Step-by-step solution

Determine the function f(x)

Begin by identifying the function \(f(x)\) that corresponds to the given series. In this case, we have: $$f(x) = \frac{1}{(\ln x)^{p}}$$

Check the conditions for the integral test

To apply the integral test, we need to ensure that \(f(x)\) is positive, continuous, and decreasing on the interval \([2, \infty)\). Since \(\ln x > 0\) for \(x > 1\), and p > 0, it follows that \(f(x)\) is positive on the interval \((1, \infty)\).

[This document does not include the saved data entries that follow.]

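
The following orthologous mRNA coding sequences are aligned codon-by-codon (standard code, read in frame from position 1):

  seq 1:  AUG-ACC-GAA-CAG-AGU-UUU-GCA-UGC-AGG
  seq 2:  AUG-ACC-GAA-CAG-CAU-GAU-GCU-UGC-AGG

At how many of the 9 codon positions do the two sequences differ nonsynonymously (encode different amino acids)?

2

Codon 1: AUG Met / AUG Met — identical.
Codon 2: ACC Thr / ACC Thr — identical.
Codon 3: GAA Glu / GAA Glu — identical.
Codon 4: CAG Gln / CAG Gln — identical.
Codon 5: AGU Ser / CAU His — nonsynonymous.
Codon 6: UUU Phe / GAU Asp — nonsynonymous.
Codon 7: GCA Ala / GCU Ala — synonymous.
Codon 8: UGC Cys / UGC Cys — identical.
Codon 9: AGG Arg / AGG Arg — identical.
Nonsynonymous differences: 2.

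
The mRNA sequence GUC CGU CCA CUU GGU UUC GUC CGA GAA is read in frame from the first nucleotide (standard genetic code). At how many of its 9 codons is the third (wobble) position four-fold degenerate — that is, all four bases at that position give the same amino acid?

Codon 1 GUC (Val): third position 4-fold.
Codon 2 CGU (Arg): third position 4-fold.
Codon 3 CCA (Pro): third position 4-fold.
Codon 4 CUU (Leu): third position 4-fold.
Codon 5 GGU (Gly): third position 4-fold.
Codon 6 UUC (Phe): third position 2-fold.
Codon 7 GUC (Val): third position 4-fold.
Codon 8 CGA (Arg): third position 4-fold.
Codon 9 GAA (Glu): third position 2-fold.
Four-fold degenerate third positions: 7.

7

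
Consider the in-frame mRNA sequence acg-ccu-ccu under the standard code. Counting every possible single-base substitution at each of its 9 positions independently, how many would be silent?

Codon 1 (ACG, Thr): 3 synonymous substitutions.
Codon 2 (CCU, Pro): 3 synonymous substitutions.
Codon 3 (CCU, Pro): 3 synonymous substitutions.
Total: 3 + 3 + 3 = 9.

9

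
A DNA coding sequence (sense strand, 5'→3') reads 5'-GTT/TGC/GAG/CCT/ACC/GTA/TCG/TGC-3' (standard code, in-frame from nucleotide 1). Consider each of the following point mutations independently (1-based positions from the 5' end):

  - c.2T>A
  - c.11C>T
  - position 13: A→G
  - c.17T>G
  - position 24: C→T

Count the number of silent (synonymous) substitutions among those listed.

Codon 1: GTT (Val) → GAT (Asp) — missense.
Codon 4: CCT (Pro) → CTT (Leu) — missense.
Codon 5: ACC (Thr) → GCC (Ala) — missense.
Codon 6: GTA (Val) → GGA (Gly) — missense.
Codon 8: TGC (Cys) → TGT (Cys) — synonymous.
Synonymous: 1 of 5.

1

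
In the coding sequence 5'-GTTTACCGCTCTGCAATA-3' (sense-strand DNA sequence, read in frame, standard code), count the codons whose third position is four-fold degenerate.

4

Codon 1 GTT (Val): third position 4-fold.
Codon 2 TAC (Tyr): third position 2-fold.
Codon 3 CGC (Arg): third position 4-fold.
Codon 4 TCT (Ser): third position 4-fold.
Codon 5 GCA (Ala): third position 4-fold.
Codon 6 ATA (Ile): third position 3-fold.
Four-fold degenerate third positions: 4.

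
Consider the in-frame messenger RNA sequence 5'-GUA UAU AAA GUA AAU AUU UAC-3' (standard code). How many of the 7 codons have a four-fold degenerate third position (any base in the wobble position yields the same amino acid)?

Codon 1 GUA (Val): third position 4-fold.
Codon 2 UAU (Tyr): third position 2-fold.
Codon 3 AAA (Lys): third position 2-fold.
Codon 4 GUA (Val): third position 4-fold.
Codon 5 AAU (Asn): third position 2-fold.
Codon 6 AUU (Ile): third position 3-fold.
Codon 7 UAC (Tyr): third position 2-fold.
Four-fold degenerate third positions: 2.

2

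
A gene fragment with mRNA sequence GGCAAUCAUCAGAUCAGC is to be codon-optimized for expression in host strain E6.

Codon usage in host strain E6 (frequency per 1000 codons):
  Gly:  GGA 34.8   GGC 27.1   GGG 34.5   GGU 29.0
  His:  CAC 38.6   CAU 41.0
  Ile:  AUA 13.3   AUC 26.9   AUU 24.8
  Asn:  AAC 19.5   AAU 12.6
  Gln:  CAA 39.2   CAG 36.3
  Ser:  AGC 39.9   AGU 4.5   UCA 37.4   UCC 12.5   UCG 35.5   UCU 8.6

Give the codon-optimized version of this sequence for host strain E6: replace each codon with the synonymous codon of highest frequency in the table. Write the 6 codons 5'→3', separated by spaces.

Codon 1 (Gly): best is GGA at 34.8.
Codon 2 (Asn): best is AAC at 19.5.
Codon 3 (His): best is CAU at 41.0.
Codon 4 (Gln): best is CAA at 39.2.
Codon 5 (Ile): best is AUC at 26.9.
Codon 6 (Ser): best is AGC at 39.9.

GGA AAC CAU CAA AUC AGC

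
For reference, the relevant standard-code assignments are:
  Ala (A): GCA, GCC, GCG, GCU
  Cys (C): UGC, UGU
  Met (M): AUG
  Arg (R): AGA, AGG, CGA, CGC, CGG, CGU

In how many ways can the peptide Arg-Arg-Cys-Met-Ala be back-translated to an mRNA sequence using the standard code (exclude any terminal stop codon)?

Arg: 6 codons.
Arg: 6 codons.
Cys: 2 codons.
Met: 1 codon.
Ala: 4 codons.
6 × 6 × 2 × 1 × 4 = 288.

288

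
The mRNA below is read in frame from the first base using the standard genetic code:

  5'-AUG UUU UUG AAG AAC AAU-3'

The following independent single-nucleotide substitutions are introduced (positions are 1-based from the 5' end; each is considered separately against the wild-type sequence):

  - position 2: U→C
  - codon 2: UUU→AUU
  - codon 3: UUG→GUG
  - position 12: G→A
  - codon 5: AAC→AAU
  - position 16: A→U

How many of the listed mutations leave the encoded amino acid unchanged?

Codon 1: AUG (Met) → ACG (Thr) — missense.
Codon 2: UUU (Phe) → AUU (Ile) — missense.
Codon 3: UUG (Leu) → GUG (Val) — missense.
Codon 4: AAG (Lys) → AAA (Lys) — synonymous.
Codon 5: AAC (Asn) → AAU (Asn) — synonymous.
Codon 6: AAU (Asn) → UAU (Tyr) — missense.
Synonymous: 2 of 6.

2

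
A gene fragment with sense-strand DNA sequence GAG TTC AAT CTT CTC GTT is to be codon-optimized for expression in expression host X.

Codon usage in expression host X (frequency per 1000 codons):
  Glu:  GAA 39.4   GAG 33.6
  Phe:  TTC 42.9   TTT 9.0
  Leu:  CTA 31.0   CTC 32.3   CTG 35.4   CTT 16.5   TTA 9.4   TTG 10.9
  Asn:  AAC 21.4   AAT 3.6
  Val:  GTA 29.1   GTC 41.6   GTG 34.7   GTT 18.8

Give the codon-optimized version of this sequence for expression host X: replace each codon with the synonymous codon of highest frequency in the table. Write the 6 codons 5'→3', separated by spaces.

GAA TTC AAC CTG CTG GTC

Codon 1 (Glu): best is GAA at 39.4.
Codon 2 (Phe): best is TTC at 42.9.
Codon 3 (Asn): best is AAC at 21.4.
Codon 4 (Leu): best is CTG at 35.4.
Codon 5 (Leu): best is CTG at 35.4.
Codon 6 (Val): best is GTC at 41.6.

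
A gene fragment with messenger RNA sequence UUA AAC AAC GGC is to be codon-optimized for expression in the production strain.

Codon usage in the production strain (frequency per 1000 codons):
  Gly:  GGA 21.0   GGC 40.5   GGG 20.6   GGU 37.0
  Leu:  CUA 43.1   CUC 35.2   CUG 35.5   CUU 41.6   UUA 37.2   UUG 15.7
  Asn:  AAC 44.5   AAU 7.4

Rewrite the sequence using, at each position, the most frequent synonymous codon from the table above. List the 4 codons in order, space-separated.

Codon 1 (Leu): best is CUA at 43.1.
Codon 2 (Asn): best is AAC at 44.5.
Codon 3 (Asn): best is AAC at 44.5.
Codon 4 (Gly): best is GGC at 40.5.

CUA AAC AAC GGC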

As \(f(x)\) is a composite of the natural logarithm function and a power function, it is also continuous on the interval \((1, \infty)\). Finally, to confirm that \(f(x)\) is decreasing, we can take the derivative: $$f'(x) = -\frac{p}{x (\ln x)^{p + 1}}$$ Since \(x > 1\), \(p > 0\), and \(\ln x > 0\), we have \(f'(x) < 0\) on the interval \((1, \infty)\). This means that \(f(x)\) is decreasing on the interval \((1, \infty)\), and we can apply the integral test.

Calculate the integral

Now, we will compute the integral: $$\int_{2}^{\infty} \frac{1}{(\ln x)^{p}} dx$$ Make the substitution \(u = \ln x\) and \(du = \frac{1}{x} dx\), we have: $$\int_{\ln2}^{\infty} \frac{1}{u^{p}} du$$ Now we use the power rule for integration: $$\int u^{-p} du = \frac{u^{-p+1}}{-p+1} + C$$ Applying the limits, we have: $$\lim_{T\to\infty} \left[ \frac{u^{-p+1}}{-p+1} \right]_{\ln 2}^{T}$$ When \(p > 1\), the integral converges: $$\frac{1}{1-p}\left(\lim_{T\to\infty} {T^{-p+1}}-\left(\ln2\right)^{1-p}\right)=\frac{1}{1-p}\left(0-\left(\ln2\right)^{1-p}\right)$$ When \(p \le 1\), the integral diverges: $$\lim_{T\to\infty} \left[ \frac{u^{-p+1}}{-p+1} \right]_{\ln 2}^{T} = \infty$$

Determine the values of p for which the series converges

Since the integral test tells us that the series and the integral have the same convergence properties (either both converge or both diverge), we can use the results from Step 3 to determine the values of p for which the series converges. From our calculations, the series converges when \(p > 1\) and diverges otherwise. Therefore, the values of the parameter p for which the given series converges are \(p > 1\).